We are too frequently called upon to honor children, children who stand in the way of gunfire to protect their classmates, who had to pay for it with their lives.

We must honor them and their sacrifice, all of them who died upholding our most cherished values, we honor them in recognition of the fact that we are one people descended from many nationalities and ethnicities, and that we each come into the world with the absolute right to life, liberty and the pursuit of happiness, and that all other rights are subordinate to these. 

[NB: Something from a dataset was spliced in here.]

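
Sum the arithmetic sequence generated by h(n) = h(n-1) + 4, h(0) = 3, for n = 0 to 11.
Computing the sequence terms: 3, 7, 11, 15, 19, 23, 27, 31, 35, 39, 43, 47
Adding these values together:

300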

This year we are called upon to honor all of our citizens who have spent their lives, giving it to public service. We honor our teachers and the good works of our ordinary citizens, of our friends and neighbors, we honor the sacrifice of everyone, known and unknown, and those yet to come.

We must honor the 100,000 Amricans and more who have perished from a deadly coronavirus we call COVID-19, and we must honor the doctors and nurses, the EMTs and paramedics, the orderlies and custodians who are charged to risk their lives and give their lives to care for them.

On this day of all days, do not make the mistake of thinking that it is our service women and men who keep us free.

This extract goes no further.